Epstein has been active in the white nationalist scene for over a decade and even has a past history of racial criminality. In 2009, he pleaded guilty to assaulting an African-American woman in Washington, D.C., two years prior. His appearance at Kobach’s fundraiser is another indication that the Trump era is serving to rehabilitate not only the ideas once relegated to the racist fringe, but also the careers of movement members. It also underscores the social and political circles that Kobach has long moved in.
Epstein had a hand in founding two now defunct racist groups. In 2006, he, along with white nationalists including Kevin DeAnna and “alt-right” leader Richard Spencer founded the Robert A. Taft Club. The Club, described as, “a monthly meeting group of traditionalist conservatives and libertarians in the Washington, D.C. area,” hosted guests such as Ron Paul, Charles Murray and Jared Taylor, one of the most prominent racist figures of the past three decades. The Taft Club eventually dissolved in the late aughts.
Epstein again teamed up with DeAnna in late 2006/early 2007 to help run the Youth for Western Civilization (YWC). YWC was white nationalist student group whose chapter leaders have gone on to become key figures on the radical right. The group’s chapters held a number of events on campuses across the country designed to stoke racial tensions, including erecting a mock border fence at Washington State University, and a organizing a “Straight Pride Day” at Towson University in Maryland. The Towson chapter was founded by Matthew Heimbach, a white nationalist who now runs the Traditionalist Worker Party, a group intimately tied to neo-Nazis and extremists.
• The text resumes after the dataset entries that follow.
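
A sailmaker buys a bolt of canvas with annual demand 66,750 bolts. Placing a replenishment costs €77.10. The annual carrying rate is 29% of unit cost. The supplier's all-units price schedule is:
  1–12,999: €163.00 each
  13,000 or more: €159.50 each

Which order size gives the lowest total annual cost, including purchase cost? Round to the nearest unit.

Holding cost per unit per year at price C is H = 0.29·C.
Candidates are each tier's EOQ (if it falls in that tier) and each price-break quantity.
EOQ at €163.00 = 466.6 (feasible in tier 1): TC = 66,750×€163.00 + (66,750/466.6)×77.1 + (466.6/2)×0.29×€163.00 = €10,902,307.72.
EOQ at €159.50 = 471.7 < 13000, so use break Q=13000: TC = 66,750×€159.50 + (66,750/13000.0)×77.1 + (13000.0/2)×0.29×€159.50 = €10,947,678.38.
Lowest total cost is €10,902,307.72 at Q = 466.6.

Q* ≈ 467 bolts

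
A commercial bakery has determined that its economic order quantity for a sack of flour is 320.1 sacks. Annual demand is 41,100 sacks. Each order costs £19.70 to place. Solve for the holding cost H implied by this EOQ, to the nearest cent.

H ≈ £15.80

Invert the EOQ relation Q*² = 2DS/H.
From Q* = √(2DS/H): H = 2DS / Q*² = 2 × 41,100 × 19.7 / 320.1² = 15.8040.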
For a number of years, Epstein worked with white nationalist Pat Buchanan, a former presidential candidate who many younger white nationalist activists, including YWC leadership, have cited as a major influence. In the mid-2000s, Epstein served as executive director of Buchanan’s American Cause, which at the time organized gatherings of right-wing activists to discuss topics including immigration. Epstein also served as executive director of Team America PAC, a PAC dedicated to electing right-wing politicians founded by Buchanan’s sister, Bay, and nativist icon Tom Tancredo.
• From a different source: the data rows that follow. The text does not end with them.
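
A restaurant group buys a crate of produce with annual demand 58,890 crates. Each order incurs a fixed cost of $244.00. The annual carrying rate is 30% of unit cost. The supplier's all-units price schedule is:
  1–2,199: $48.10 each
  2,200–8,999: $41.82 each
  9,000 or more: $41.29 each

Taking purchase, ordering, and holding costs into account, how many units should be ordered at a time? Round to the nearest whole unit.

Holding cost per unit per year at price C is H = 0.30·C.
Candidates are each tier's EOQ (if it falls in that tier) and each price-break quantity.
EOQ at $48.10 = 1411.2 (feasible in tier 1): TC = 58,890×$48.10 + (58,890/1411.2)×244 + (1411.2/2)×0.30×$48.10 = $2,852,973.04.
EOQ at $41.82 = 1513.5 < 2200, so use break Q=2200: TC = 58,890×$41.82 + (58,890/2200.0)×244 + (2200.0/2)×0.30×$41.82 = $2,483,111.84.
EOQ at $41.29 = 1523.2 < 9000, so use break Q=9000: TC = 58,890×$41.29 + (58,890/9000.0)×244 + (9000.0/2)×0.30×$41.29 = $2,488,906.17.
Lowest total cost is $2,483,111.84 at Q = 2200.0.

Q* ≈ 2,200 crates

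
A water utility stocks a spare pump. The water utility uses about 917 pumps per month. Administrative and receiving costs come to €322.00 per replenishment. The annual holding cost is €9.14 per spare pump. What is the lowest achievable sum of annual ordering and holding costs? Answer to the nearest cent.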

Epstein resurfaced in 2011 when Buchanan thanked him for his “invaluable assistance and untold hours he devoted to researching ideas, issues, and anecdotes” in helping Buchanan write his book, Suicide of a Superpower: Will America Survive to 2025?. Nativism plays a large role in Buchanan’s book, and it has been the core element of Kris Kobach’s agenda for years.
For over a decade, Kobach has worked as counsel to the Immigration Reform Law Institute (IRLI), the legal arm of the Federation for American Immigration Reform (FAIR), one of the oldest anti-immigrant hate groups in America. FAIR has historical ties to white supremacists and eugenicists and who have made numerous racist statements. FAIR and IRLI’s founder is white nationalist John Tanton, a man who in 1993 wrote, "I've come to the point of view that for European-American society and culture to persist requires a European-American majority, and a clear one at that." During his tenure at IRLI, Kobach has been responsible for helping to draft some of the harshest anti-immigrant legislation in the country, including Alabama’s HB56 and Arizona’s SB1070.
In October 2015, Kobach was a featured speaker at the annual Writers Workshop put on by The Social Contract Press (TSCP), which regularly publishes the writings of white nationalists. Its journal, The Social Contract, has published four articles from Epstein. TSCP is a project of another foundation, U.S. Inc., created by FAIR’s Tanton. When Kobach ran for Congress in Kansas in 2004, he received $10,000 in campaign contributions from U.S. Immigration PAC, which was operated by FAIR founder John Tanton’s wife.
It is unclear if Epstein had to donate to the Kobach campaign to attend the fundraiser.